Tout est calme, trop calme. En ce samedi matin, seuls quelques meuglements de vaches viennent troubler la quiétude du hall principal du salon international de l’agriculture (SIA), où arrivent les premier·es visiteur·ices. Les images de manifestant·es scandant «Macron démission», de bousculades avec la police, de gaz lacrymogènes et de stands renversés, qui avaient marqué l’édition précédente, semblent bien loin aujourd’hui.

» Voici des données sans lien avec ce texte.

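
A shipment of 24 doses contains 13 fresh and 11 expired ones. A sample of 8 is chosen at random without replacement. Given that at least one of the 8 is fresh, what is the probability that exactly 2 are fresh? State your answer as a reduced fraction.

42/857

Work in counts. Selections with at least one fresh: C(24,8) − C(11,8) = 735471 − 165 = 735306.
Of those, selections where exactly 2 are fresh: C(13,2)·C(11,6) = 78·462 = 36036.
Conditional probability = 36036/735306 = 42/857.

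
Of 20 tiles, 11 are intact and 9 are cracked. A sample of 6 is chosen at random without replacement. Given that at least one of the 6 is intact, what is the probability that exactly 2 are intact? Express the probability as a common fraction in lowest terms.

Work in counts. Selections with at least one intact: C(20,6) − C(9,6) = 38760 − 84 = 38676.
Of those, selections where exactly 2 are intact: C(11,2)·C(9,4) = 55·126 = 6930.
Conditional probability = 6930/38676 = 105/586.

105/586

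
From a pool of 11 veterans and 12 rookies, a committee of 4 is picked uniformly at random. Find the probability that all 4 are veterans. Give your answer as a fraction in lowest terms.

6/161

There are C(23,4) = 8855 possible selections.
Selections with all veterans: C(11,4) = 330.
Probability = 330/8855 = 6/161.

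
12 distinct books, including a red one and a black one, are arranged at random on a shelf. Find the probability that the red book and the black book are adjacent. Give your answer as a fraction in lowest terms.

There are 12! = 479001600 arrangements.
Treat the red book and the black book as a block: 11! arrangements of the blocks × 2 orders within the block = 2·39916800 = 79833600.
Probability = 79833600/479001600 = 1/6.

1/6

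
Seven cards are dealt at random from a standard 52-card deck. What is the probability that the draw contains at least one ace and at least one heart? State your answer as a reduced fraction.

53122231/133784560

There are C(52,7) = 133784560 possible draws.
By inclusion-exclusion on the complements, draws missing all aces or all hearts: C(48,7) + C(39,7) − C(36,7) = 73629072 + 15380937 − 8347680 = 80662329.
So draws with at least one of each: 133784560 − 80662329 = 53122231, probability 53122231/133784560.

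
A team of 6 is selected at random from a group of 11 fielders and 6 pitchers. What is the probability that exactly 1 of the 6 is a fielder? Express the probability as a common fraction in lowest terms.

33/6188

There are C(17,6) = 12376 ways to choose 6 from 17.
Selections with exactly 1 fielder: choose 1 of the 11 fielders and 5 of the 6 pitchers, C(11,1)·C(6,5) = 11·6 = 66.
Probability = 66/12376 = 33/6188.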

«Nous ne sommes pas là pour manifester, il y a une manière de faire. L’an dernier, c’était un chahut et, en plus, ça a dérangé les vaches toute la journée», dénonce Maxime, salarié agricole près de Rennes (Ille-et-Vilaine) et adhérent aux Jeunes agriculteurs, devant ses vaches laitières. Quelques stands plus loin, Jean-Yves Olivier, éleveur de moutons charollais dans l’Allier depuis 1995, ne peut que constater : «Nous sentons un dégoût, les gars sont lassés de laisser leur boulot pour, au final, ne rien obtenir». S’il avait participé aux mobilisations de l’hiver dernier, cet agriculteur non-syndiqué estime qu’aujourd’hui, «ça ne sert à rien de manifester».
«La grande distribution continue de tirer les prix vers le bas»
Plans de trésorerie pour les exploitations fragiles, agriculture élevée au rang d’«intérêt général majeur» de la nation… depuis les annonces faites par le gouvernement lors du précédent salon pour tenter d’éteindre la colère, «rien n’a changé, rien du tout», peste encore Jean-Yves Olivier.
Un constat partagé par Mathieu Rebout, assis un peu plus loin avec sa famille : «J’ai un élevage de 30 hectares, je gagne 500 euros par mois, ce n’est pas viable», explique cet éleveur de moutons installé près d’Arras (Pas-de-Calais). Lui qui avait fièrement repris l’exploitation de son père il y a une douzaine d’années est désormais contraint d’exercer un autre travail à côté de son activité agricole : «Je fais 200 heures par mois dans les travaux publics. Pour moi, le week-end, c’est le dimanche soir».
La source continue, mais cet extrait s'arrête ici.